Production and distribution hubs are being established on the Mexico side of the border to streamline what’s expected to be an increase of exports from Mexico to the U.S. this year, according to the second quarter logistics report from Uber Freight. The company’s analysts said Mexico-based cross-border carriers’ truck orders from 2021-2022 remained backlogged at the end of this year’s first quarter.

“The opening of new manufacturing companies in the country due to near-shoring is anticipated to affect the market imbalance between northbound and southbound shipments,” the report said. “Mexican portions may face inflation again as demand for exports increases.”

For the larger North American logistics economy, Uber Freight predicts companies’ planned capital investment in supply chain infrastructure “may put additional pressure on operating profits as new capacity projects planned in 2021-2022 come online in 2023.”

Analysts said North American industrial property vacancies tied to freight distribution rose from 3.2% in the fourth quarter of 2022 to 3.6% in this year’s first quarter as newly built facilities were completed. “However, it remains below the historical average of 5.3% and increasing interest rates with demand shifts have driven new construction down,” the report said.

Construction Employment Rises

April’s construction employment increased from a year ago in 42 states but rose from a month earlier in just 24 states as construction firms struggle with staffing, according to the Associated General Contractors of America.

“Contractors continue to report strong demand for projects and have added employees in all but a handful of states over the past year,” Ken Simonson, the trade group’s chief economist, said in a statement. “The fact that employment dipped in April in half the states may reflect an inability to find qualified workers at a time of record-low construction unemployment, not a slowdown in demand.”

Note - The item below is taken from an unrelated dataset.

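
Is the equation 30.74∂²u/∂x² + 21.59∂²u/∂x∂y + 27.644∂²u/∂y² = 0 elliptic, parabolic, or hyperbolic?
Computing B² - 4AC with A = 30.74, B = 21.59, C = 27.644: discriminant = -2932.97814 (negative). Answer: elliptic.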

The trade group’s May 19 analysis of the latest Labor Department data showed April construction jobs rising from year-earlier levels in 42 states, declining in seven and holding steady in Hawaii. Texas added the most construction jobs for the year at 28,000 for a 3.6% annual gain, followed by New York rising 13,400 or 3.5% and Indiana gaining 11,200 or 7.3%.

For the month, construction employment grew in 24 states and the District of Columbia, while declining in 26 states. The state of Washington added the most jobs for the month, 4,300 for a 1.8% gain, followed by Illinois adding 2,700 for a 1.2% rise and Wisconsin adding 2,600 jobs for a 2% increase.

The largest monthly job declines were seen in Texas, down 8,500 jobs or 1.1%, and New York, down 4,000 jobs or 1%. South Dakota had the biggest monthly percentage gain at 2.7%, while Alaska had the largest percentage decline at 4.2%.